Ada beberapa hal yang menjadi latar belakang timbulnya kekerasan terhadap perempuan, antara lain status perkawinan, agama, ras, bahkan tubuhnya (disabilitas atau bukan). Bahkan yang menyedihkan, UU perkawinan menyebutkan ‘cacat permanen’ sebagai salah satu alasan untuk poligami.

Menurut Dekan FH UAJY, Sari Murti Dewi, semua manusia mempunyai derajat yang sama, tidak boleh ada diskriminasi atas dasar disabilitas. Penyandang disabilitas mempunyai hak yang sama untuk mendapatkan perlakuan yang adil dan untuk mendapatkan kepastian hukum. Kekerasan yang dialami perempuan disabilitas mempunyai relasi dengan kekuasaan dan budaya dimana subordinasi laki-laki begitu melekat. Supaya kekerasan tidak terjadi perempuan perlu merubah pola pikirnya, demikian juga dengan laki-laki. 

Kekerasan yang sering dialami oleh perempuan disabilitas adalah perkosaan dan pencabulan. Di DIY sudah ada FPKK (Forum Perlindungan korban Kekerasan) yang merupakan forum koordinasi perlindungan kekerasan terhadap perempuan dan anak yang penanganannya dilakukan secara berjejaring. Maka jika terjadi kekerasan seksual, bisa segera bawa korban ke rumah sakit dan hubungi FPKK dan FPKK-lah yang akan menghubungi polisi. Lalu polisi akan memerintahkan untuk dilakukan visum. Dan biaya visum ini ditanggung pemerintah.

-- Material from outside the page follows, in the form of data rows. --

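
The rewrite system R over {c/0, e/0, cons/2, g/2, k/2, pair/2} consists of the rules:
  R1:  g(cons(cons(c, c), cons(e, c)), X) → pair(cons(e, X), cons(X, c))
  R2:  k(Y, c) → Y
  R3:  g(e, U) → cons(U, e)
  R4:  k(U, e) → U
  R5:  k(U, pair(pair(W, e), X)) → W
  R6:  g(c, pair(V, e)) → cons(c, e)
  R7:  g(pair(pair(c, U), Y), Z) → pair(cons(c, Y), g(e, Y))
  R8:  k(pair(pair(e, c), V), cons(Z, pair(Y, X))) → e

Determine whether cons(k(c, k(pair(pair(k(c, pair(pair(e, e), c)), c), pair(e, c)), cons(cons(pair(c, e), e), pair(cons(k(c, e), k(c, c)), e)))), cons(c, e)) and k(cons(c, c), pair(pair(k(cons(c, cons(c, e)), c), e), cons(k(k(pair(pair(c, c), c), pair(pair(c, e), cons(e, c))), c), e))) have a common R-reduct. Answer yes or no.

Reduce t₁ = cons(k(c, k(pair(pair(k(c, pair(pair(e, e), c)), c), pair(e, c)), cons(cons(pair(c, e), e), pair(cons(k(c, e), k(c, c)), e)))), cons(c, e)):
1. cons(k(c, k(pair(pair(k(c, pair(pair(e, e), c)), c), pair(e, c)), cons(cons(pair(c, e), e), pair(cons(k(c, e), k(c, c)), e)))), cons(c, e))  →  cons(k(c, k(pair(pair(e, c), pair(e, c)), cons(cons(pair(c, e), e), pair(cons(k(c, e), k(c, c)), e)))), cons(c, e))   [R5 at 1.2.1.1.1]
2. cons(k(c, k(pair(pair(e, c), pair(e, c)), cons(cons(pair(c, e), e), pair(cons(k(c, e), k(c, c)), e)))), cons(c, e))  →  cons(k(c, e), cons(c, e))   [R8 at 1.2]
3. cons(k(c, e), cons(c, e))  →  cons(c, cons(c, e))   [R4 at 1]

Reduce t₂ = k(cons(c, c), pair(pair(k(cons(c, cons(c, e)), c), e), cons(k(k(pair(pair(c, c), c), pair(pair(c, e), cons(e, c))), c), e))):
1. k(cons(c, c), pair(pair(k(cons(c, cons(c, e)), c), e), cons(k(k(pair(pair(c, c), c), pair(pair(c, e), cons(e, c))), c), e)))  →  k(cons(c, cons(c, e)), c)   [R5 at ε]
2. k(cons(c, cons(c, e)), c)  →  cons(c, cons(c, e))   [R2 at ε]

yes — NF(t₁) = cons(c, cons(c, e)), NF(t₂) = cons(c, cons(c, e))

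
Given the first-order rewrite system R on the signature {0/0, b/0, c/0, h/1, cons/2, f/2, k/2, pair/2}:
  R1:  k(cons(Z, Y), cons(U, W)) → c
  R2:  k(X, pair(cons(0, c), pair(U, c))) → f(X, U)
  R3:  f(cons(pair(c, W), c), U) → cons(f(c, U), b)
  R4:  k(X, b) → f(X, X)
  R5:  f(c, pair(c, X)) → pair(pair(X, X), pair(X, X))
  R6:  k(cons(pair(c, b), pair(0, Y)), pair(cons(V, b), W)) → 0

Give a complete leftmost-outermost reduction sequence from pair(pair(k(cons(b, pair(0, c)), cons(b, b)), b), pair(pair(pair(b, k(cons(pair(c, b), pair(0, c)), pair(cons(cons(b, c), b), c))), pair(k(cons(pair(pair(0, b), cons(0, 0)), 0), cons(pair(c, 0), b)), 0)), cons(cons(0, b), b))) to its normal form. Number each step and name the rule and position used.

pair(pair(c, b), pair(pair(pair(b, 0), pair(c, 0)), cons(cons(0, b), b)))

1. pair(pair(k(cons(b, pair(0, c)), cons(b, b)), b), pair(pair(pair(b, k(cons(pair(c, b), pair(0, c)), pair(cons(cons(b, c), b), c))), pair(k(cons(pair(pair(0, b), cons(0, 0)), 0), cons(pair(c, 0), b)), 0)), cons(cons(0, b), b)))  →  pair(pair(c, b), pair(pair(pair(b, k(cons(pair(c, b), pair(0, c)), pair(cons(cons(b, c), b), c))), pair(k(cons(pair(pair(0, b), cons(0, 0)), 0), cons(pair(c, 0), b)), 0)), cons(cons(0, b), b)))   [R1 at 1.1]
2. pair(pair(c, b), pair(pair(pair(b, k(cons(pair(c, b), pair(0, c)), pair(cons(cons(b, c), b), c))), pair(k(cons(pair(pair(0, b), cons(0, 0)), 0), cons(pair(c, 0), b)), 0)), cons(cons(0, b), b)))  →  pair(pair(c, b), pair(pair(pair(b, 0), pair(k(cons(pair(pair(0, b), cons(0, 0)), 0), cons(pair(c, 0), b)), 0)), cons(cons(0, b), b)))   [R6 at 2.1.1.2]
3. pair(pair(c, b), pair(pair(pair(b, 0), pair(k(cons(pair(pair(0, b), cons(0, 0)), 0), cons(pair(c, 0), b)), 0)), cons(cons(0, b), b)))  →  pair(pair(c, b), pair(pair(pair(b, 0), pair(c, 0)), cons(cons(0, b), b)))   [R1 at 2.1.2.1]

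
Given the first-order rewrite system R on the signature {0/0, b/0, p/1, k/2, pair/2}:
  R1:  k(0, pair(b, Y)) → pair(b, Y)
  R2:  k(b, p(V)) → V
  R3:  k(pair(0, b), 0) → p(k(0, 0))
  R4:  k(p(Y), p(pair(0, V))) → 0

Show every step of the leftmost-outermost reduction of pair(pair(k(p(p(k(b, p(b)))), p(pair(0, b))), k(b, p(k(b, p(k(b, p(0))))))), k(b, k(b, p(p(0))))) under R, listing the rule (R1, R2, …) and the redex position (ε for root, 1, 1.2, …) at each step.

pair(pair(0, 0), 0)

1. pair(pair(k(p(p(k(b, p(b)))), p(pair(0, b))), k(b, p(k(b, p(k(b, p(0))))))), k(b, k(b, p(p(0)))))  →  pair(pair(0, k(b, p(k(b, p(k(b, p(0))))))), k(b, k(b, p(p(0)))))   [R4 at 1.1]
2. pair(pair(0, k(b, p(k(b, p(k(b, p(0))))))), k(b, k(b, p(p(0)))))  →  pair(pair(0, k(b, p(k(b, p(0))))), k(b, k(b, p(p(0)))))   [R2 at 1.2]
3. pair(pair(0, k(b, p(k(b, p(0))))), k(b, k(b, p(p(0)))))  →  pair(pair(0, k(b, p(0))), k(b, k(b, p(p(0)))))   [R2 at 1.2]
4. pair(pair(0, k(b, p(0))), k(b, k(b, p(p(0)))))  →  pair(pair(0, 0), k(b, k(b, p(p(0)))))   [R2 at 1.2]
5. pair(pair(0, 0), k(b, k(b, p(p(0)))))  →  pair(pair(0, 0), k(b, p(0)))   [R2 at 2.2]
6. pair(pair(0, 0), k(b, p(0)))  →  pair(pair(0, 0), 0)   [R2 at 2]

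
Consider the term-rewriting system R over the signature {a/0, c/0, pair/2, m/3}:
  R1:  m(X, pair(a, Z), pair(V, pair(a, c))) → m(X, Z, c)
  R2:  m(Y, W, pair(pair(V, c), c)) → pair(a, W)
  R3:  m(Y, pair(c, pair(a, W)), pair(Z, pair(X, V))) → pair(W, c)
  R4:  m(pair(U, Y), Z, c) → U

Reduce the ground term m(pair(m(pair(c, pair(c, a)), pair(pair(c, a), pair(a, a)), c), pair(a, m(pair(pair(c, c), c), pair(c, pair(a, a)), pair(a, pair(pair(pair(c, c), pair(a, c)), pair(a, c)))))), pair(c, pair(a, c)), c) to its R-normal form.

1. m(pair(m(pair(c, pair(c, a)), pair(pair(c, a), pair(a, a)), c), pair(a, m(pair(pair(c, c), c), pair(c, pair(a, a)), pair(a, pair(pair(pair(c, c), pair(a, c)), pair(a, c)))))), pair(c, pair(a, c)), c)  →  m(pair(c, pair(c, a)), pair(pair(c, a), pair(a, a)), c)   [R4 at ε]
2. m(pair(c, pair(c, a)), pair(pair(c, a), pair(a, a)), c)  →  c   [R4 at ε]

c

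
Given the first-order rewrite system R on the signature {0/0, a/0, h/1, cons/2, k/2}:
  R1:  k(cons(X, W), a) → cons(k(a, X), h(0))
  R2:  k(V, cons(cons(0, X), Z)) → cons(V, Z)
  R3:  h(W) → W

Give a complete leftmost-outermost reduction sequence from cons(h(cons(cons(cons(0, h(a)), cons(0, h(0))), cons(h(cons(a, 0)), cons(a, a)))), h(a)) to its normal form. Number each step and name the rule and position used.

cons(cons(cons(cons(0, a), cons(0, 0)), cons(cons(a, 0), cons(a, a))), a)

1. cons(h(cons(cons(cons(0, h(a)), cons(0, h(0))), cons(h(cons(a, 0)), cons(a, a)))), h(a))  →  cons(cons(cons(cons(0, h(a)), cons(0, h(0))), cons(h(cons(a, 0)), cons(a, a))), h(a))   [R3 at 1]
2. cons(cons(cons(cons(0, h(a)), cons(0, h(0))), cons(h(cons(a, 0)), cons(a, a))), h(a))  →  cons(cons(cons(cons(0, a), cons(0, h(0))), cons(h(cons(a, 0)), cons(a, a))), h(a))   [R3 at 1.1.1.2]
3. cons(cons(cons(cons(0, a), cons(0, h(0))), cons(h(cons(a, 0)), cons(a, a))), h(a))  →  cons(cons(cons(cons(0, a), cons(0, 0)), cons(h(cons(a, 0)), cons(a, a))), h(a))   [R3 at 1.1.2.2]
4. cons(cons(cons(cons(0, a), cons(0, 0)), cons(h(cons(a, 0)), cons(a, a))), h(a))  →  cons(cons(cons(cons(0, a), cons(0, 0)), cons(cons(a, 0), cons(a, a))), h(a))   [R3 at 1.2.1]
5. cons(cons(cons(cons(0, a), cons(0, 0)), cons(cons(a, 0), cons(a, a))), h(a))  →  cons(cons(cons(cons(0, a), cons(0, 0)), cons(cons(a, 0), cons(a, a))), a)   [R3 at 2]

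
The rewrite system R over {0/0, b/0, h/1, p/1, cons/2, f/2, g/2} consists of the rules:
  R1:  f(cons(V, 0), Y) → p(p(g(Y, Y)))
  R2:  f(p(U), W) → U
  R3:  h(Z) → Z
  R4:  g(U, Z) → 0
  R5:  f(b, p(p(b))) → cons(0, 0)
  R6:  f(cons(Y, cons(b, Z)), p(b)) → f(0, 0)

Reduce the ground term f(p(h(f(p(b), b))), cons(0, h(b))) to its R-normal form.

b

1. f(p(h(f(p(b), b))), cons(0, h(b)))  →  h(f(p(b), b))   [R2 at ε]
2. h(f(p(b), b))  →  f(p(b), b)   [R3 at ε]
3. f(p(b), b)  →  b   [R2 at ε]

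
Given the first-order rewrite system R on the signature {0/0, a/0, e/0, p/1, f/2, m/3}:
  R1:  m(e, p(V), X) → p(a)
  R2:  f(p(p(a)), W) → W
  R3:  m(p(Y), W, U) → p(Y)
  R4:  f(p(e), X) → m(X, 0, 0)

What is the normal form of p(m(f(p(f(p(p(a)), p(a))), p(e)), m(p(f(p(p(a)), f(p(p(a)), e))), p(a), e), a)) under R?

p(p(e))

1. p(m(f(p(f(p(p(a)), p(a))), p(e)), m(p(f(p(p(a)), f(p(p(a)), e))), p(a), e), a))  →  p(m(f(p(p(a)), p(e)), m(p(f(p(p(a)), f(p(p(a)), e))), p(a), e), a))   [R2 at 1.1.1.1]
2. p(m(f(p(p(a)), p(e)), m(p(f(p(p(a)), f(p(p(a)), e))), p(a), e), a))  →  p(m(p(e), m(p(f(p(p(a)), f(p(p(a)), e))), p(a), e), a))   [R2 at 1.1]
3. p(m(p(e), m(p(f(p(p(a)), f(p(p(a)), e))), p(a), e), a))  →  p(p(e))   [R3 at 1]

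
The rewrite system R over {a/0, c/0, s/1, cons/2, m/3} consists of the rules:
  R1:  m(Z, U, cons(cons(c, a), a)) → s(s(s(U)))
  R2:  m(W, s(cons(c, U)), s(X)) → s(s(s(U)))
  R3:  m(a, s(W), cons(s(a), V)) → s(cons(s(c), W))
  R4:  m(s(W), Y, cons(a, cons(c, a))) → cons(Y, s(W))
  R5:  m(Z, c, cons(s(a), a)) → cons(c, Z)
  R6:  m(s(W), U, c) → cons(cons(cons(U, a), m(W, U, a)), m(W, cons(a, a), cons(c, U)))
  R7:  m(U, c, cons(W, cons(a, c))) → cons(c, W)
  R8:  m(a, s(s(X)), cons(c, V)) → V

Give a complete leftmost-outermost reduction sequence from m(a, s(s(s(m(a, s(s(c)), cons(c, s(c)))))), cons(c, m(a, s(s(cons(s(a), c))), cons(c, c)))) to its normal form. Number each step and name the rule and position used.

1. m(a, s(s(s(m(a, s(s(c)), cons(c, s(c)))))), cons(c, m(a, s(s(cons(s(a), c))), cons(c, c))))  →  m(a, s(s(cons(s(a), c))), cons(c, c))   [R8 at ε]
2. m(a, s(s(cons(s(a), c))), cons(c, c))  →  c   [R8 at ε]

c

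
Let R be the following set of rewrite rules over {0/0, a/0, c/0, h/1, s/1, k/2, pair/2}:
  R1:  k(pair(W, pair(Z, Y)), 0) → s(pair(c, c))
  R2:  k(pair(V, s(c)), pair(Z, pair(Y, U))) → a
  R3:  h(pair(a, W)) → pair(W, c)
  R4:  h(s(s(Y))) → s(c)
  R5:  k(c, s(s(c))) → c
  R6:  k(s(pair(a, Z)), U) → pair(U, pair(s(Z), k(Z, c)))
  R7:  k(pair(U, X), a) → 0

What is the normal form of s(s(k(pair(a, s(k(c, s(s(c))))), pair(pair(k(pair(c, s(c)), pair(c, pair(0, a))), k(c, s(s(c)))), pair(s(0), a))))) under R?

s(s(a))

1. s(s(k(pair(a, s(k(c, s(s(c))))), pair(pair(k(pair(c, s(c)), pair(c, pair(0, a))), k(c, s(s(c)))), pair(s(0), a)))))  →  s(s(k(pair(a, s(c)), pair(pair(k(pair(c, s(c)), pair(c, pair(0, a))), k(c, s(s(c)))), pair(s(0), a)))))   [R5 at 1.1.1.2.1]
2. s(s(k(pair(a, s(c)), pair(pair(k(pair(c, s(c)), pair(c, pair(0, a))), k(c, s(s(c)))), pair(s(0), a)))))  →  s(s(a))   [R2 at 1.1]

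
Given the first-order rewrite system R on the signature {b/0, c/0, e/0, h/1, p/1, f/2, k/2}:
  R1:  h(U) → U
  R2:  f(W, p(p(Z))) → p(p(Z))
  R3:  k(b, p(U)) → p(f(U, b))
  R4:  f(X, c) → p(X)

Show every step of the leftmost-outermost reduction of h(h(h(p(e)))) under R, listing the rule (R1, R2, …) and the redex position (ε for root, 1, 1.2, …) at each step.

1. h(h(h(p(e))))  →  h(h(p(e)))   [R1 at ε]
2. h(h(p(e)))  →  h(p(e))   [R1 at ε]
3. h(p(e))  →  p(e)   [R1 at ε]

p(e)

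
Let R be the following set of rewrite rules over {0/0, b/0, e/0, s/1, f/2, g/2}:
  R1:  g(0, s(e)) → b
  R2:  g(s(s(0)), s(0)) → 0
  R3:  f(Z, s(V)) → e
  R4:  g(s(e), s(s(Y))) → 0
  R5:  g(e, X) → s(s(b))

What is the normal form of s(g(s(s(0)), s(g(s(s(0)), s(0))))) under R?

s(0)

1. s(g(s(s(0)), s(g(s(s(0)), s(0)))))  →  s(g(s(s(0)), s(0)))   [R2 at 1.2.1]
2. s(g(s(s(0)), s(0)))  →  s(0)   [R2 at 1]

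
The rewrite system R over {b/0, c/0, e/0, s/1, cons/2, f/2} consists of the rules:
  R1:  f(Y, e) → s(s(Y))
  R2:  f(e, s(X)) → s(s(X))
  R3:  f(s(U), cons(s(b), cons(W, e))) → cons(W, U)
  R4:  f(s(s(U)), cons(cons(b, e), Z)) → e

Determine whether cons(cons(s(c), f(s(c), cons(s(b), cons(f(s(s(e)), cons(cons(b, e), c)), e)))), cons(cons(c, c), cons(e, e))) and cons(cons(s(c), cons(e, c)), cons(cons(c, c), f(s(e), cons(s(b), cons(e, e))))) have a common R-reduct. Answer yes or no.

yes — NF(t₁) = cons(cons(s(c), cons(e, c)), cons(cons(c, c), cons(e, e))), NF(t₂) = cons(cons(s(c), cons(e, c)), cons(cons(c, c), cons(e, e)))

Reduce t₁ = cons(cons(s(c), f(s(c), cons(s(b), cons(f(s(s(e)), cons(cons(b, e), c)), e)))), cons(cons(c, c), cons(e, e))):
1. cons(cons(s(c), f(s(c), cons(s(b), cons(f(s(s(e)), cons(cons(b, e), c)), e)))), cons(cons(c, c), cons(e, e)))  →  cons(cons(s(c), cons(f(s(s(e)), cons(cons(b, e), c)), c)), cons(cons(c, c), cons(e, e)))   [R3 at 1.2]
2. cons(cons(s(c), cons(f(s(s(e)), cons(cons(b, e), c)), c)), cons(cons(c, c), cons(e, e)))  →  cons(cons(s(c), cons(e, c)), cons(cons(c, c), cons(e, e)))   [R4 at 1.2.1]

Reduce t₂ = cons(cons(s(c), cons(e, c)), cons(cons(c, c), f(s(e), cons(s(b), cons(e, e))))):
1. cons(cons(s(c), cons(e, c)), cons(cons(c, c), f(s(e), cons(s(b), cons(e, e)))))  →  cons(cons(s(c), cons(e, c)), cons(cons(c, c), cons(e, e)))   [R3 at 2.2]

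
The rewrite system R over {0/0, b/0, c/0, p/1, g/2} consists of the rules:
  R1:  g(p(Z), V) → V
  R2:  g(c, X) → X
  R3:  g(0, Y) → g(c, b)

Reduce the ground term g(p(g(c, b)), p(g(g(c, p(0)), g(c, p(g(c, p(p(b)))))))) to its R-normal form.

p(p(p(p(b))))

1. g(p(g(c, b)), p(g(g(c, p(0)), g(c, p(g(c, p(p(b))))))))  →  p(g(g(c, p(0)), g(c, p(g(c, p(p(b)))))))   [R1 at ε]
2. p(g(g(c, p(0)), g(c, p(g(c, p(p(b)))))))  →  p(g(p(0), g(c, p(g(c, p(p(b)))))))   [R2 at 1.1]
3. p(g(p(0), g(c, p(g(c, p(p(b)))))))  →  p(g(c, p(g(c, p(p(b))))))   [R1 at 1]
4. p(g(c, p(g(c, p(p(b))))))  →  p(p(g(c, p(p(b)))))   [R2 at 1]
5. p(p(g(c, p(p(b)))))  →  p(p(p(p(b))))   [R2 at 1.1]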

Sarasehan tersebut menghasilkan beberapa poin:
  • Persoalan kekerasan seksual terhadap perempuan disabilitas bukan hanya persoalan kaum disabilitas, namun adalah persoalan bersama, antara penyandang disabilitas, pemerintah, dan masyarakat
  • Perlu adanya rekonstruksi pola pikir masyarakat yang selama ini subordinatif
  • Perlu penyadaran yang terus-menerus terhadap perempuan disabilitas (karena seringkali perempuan disabilitas tidak tahu bahkan tidak sadar kalu dirinya menjadi korban)
  • Jika ada kasus kekerasan seksual terhadap perempuan disabilitas, perlu dilakukan pengawalan yang sungguh-sungguh, agar kasusnya tidak berhenti di jalan
  • Ada beberapa pekerjaan rumah yang perlu untuk ditindaklanjuti, yakni perlu adanya pelatihan terhadap penyidik terkait disabilitas termasuk cara komunikasi, perlu adanya sebuah hukum (regulasi) yang mengatur secara tegas tentang kekerasan terhadap disabilitas, dan juga perlu adanya saksi ahli yang benar-benar mengerti akan disabilitas.